By this point, my mounting anxiety had begun taking over my body and rational thought was becoming harder and harder to muster up. However, it is the weekend–the finance depart is closed. There is nothing I can do, but wait.
Monday morning, I am back at the finance department. I am once again assured that my paycheck was deposited and was show the deposit slip to prove it. This was slightly comforting. I was again instructed to go to talk to the bank.
While I was incredibly irritated by the fact that it is again I that has to go to the bank and not a member of the finance staff, I concede and go.
(an interruption from the narrator: while you are reading this story, please keep in mind that every interaction that is happening, is happening while speaking Thai, which regardless of my level of fluency, makes everything that much harder.)
I was able to remain semi-cool and ask to speak to a personal banker. The banker confirms what the previous banker had told me before–this deposit had never been made. However, this time, I had the deposit slip… so this answer would not suffice. A mistake had been made and it seemed very clear that the bank was at fault.
After much heeing and hawing, the bank concludes that the hour my check was deposited was the very hour that the branch in which the deposit was made, shut down; due to the closing of that branch, my paycheck was lost in the fray.
Ok. Annoying. But an answer and slightly understandable.
The personal banker fixed the problem, reassuring me that I would receive my money by Thursday morning.
If this were a story about a normal human being, story would end here. The resolution reached, the protagonist given an answer and be at ease. A conclusion should follow.
However, this is not a story about a normal human being, nor is the title of this series: “Times when Samara was Rational in Hard Situations”.
This, unfortunately, is not where our story ends.
Though I had been promised that the mistake had been nullified, I was not satisfied. I was unwilling to understand why I had to wait three more business days to get my paycheck; I had already waited ten. So, I insisted that they give my money, in full, right then. For many bureaucratic reasons I wouldn’t listen to, that was not possible.
So, I told them to give me a 5000baht (about $170) apology gift. I explained that this was 500baht for everyday that I had to be without my paycheck, amplifying the trouble it has caused me and my bills waiting to be paid.

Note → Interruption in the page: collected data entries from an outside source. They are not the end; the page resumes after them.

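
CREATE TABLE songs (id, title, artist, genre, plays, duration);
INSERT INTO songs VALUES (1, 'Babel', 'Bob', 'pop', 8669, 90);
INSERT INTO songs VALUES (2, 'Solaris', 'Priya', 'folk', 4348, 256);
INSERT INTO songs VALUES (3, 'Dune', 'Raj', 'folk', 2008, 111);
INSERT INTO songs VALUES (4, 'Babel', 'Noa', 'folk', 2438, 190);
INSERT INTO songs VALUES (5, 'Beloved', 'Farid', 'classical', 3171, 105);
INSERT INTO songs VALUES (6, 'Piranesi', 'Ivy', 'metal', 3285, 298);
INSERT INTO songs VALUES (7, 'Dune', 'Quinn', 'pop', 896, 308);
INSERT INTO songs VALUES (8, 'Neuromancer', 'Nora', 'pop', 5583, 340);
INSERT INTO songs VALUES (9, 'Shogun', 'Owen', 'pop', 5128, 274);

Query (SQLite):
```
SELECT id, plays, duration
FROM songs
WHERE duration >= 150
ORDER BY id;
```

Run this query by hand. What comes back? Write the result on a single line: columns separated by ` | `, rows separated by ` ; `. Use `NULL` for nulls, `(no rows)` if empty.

duration >= 150: ids {2, 4, 6, 7, 8, 9}

2 | 4348 | 256 ; 4 | 2438 | 190 ; 6 | 3285 | 298 ; 7 | 896 | 308 ; 8 | 5583 | 340 ; 9 | 5128 | 274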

I stayed seated at that bank for three hours. When no solutions were found I encouraged the employees by telling them that I had a book and all day. I was free to sit and wait for them to ‘do the right thing’.
Honestly, I don’t know what I was really trying to accomplish.
The bank employees–three different people–were scrambling for ideas to appease this belligerent foreigner and get me out of the bank, but I persisted.
There was no resolution.
I stayed at the bank until closing time. They were pulling down the chain links over the door as I left.
My paycheck would be assessable on Thursday morning and there was no ‘customer satisfaction fund’ to give me 5000baht out of.
So I left. My paycheck came on Thursday morning. And that was that.
Still to this day I have no idea what came over me in that bank or what I thought I would achieve by staying there all day. There were even times, while the situation was happening, that I could see the ridiculousness of my behavior, but it was if I was watching myself from outside of my body and couldn’t do anything to stop it.
The only excuse I have for myself is that I was really needing the three month furlough that followed this outburst. Praise Jesus for that mountain in Greece.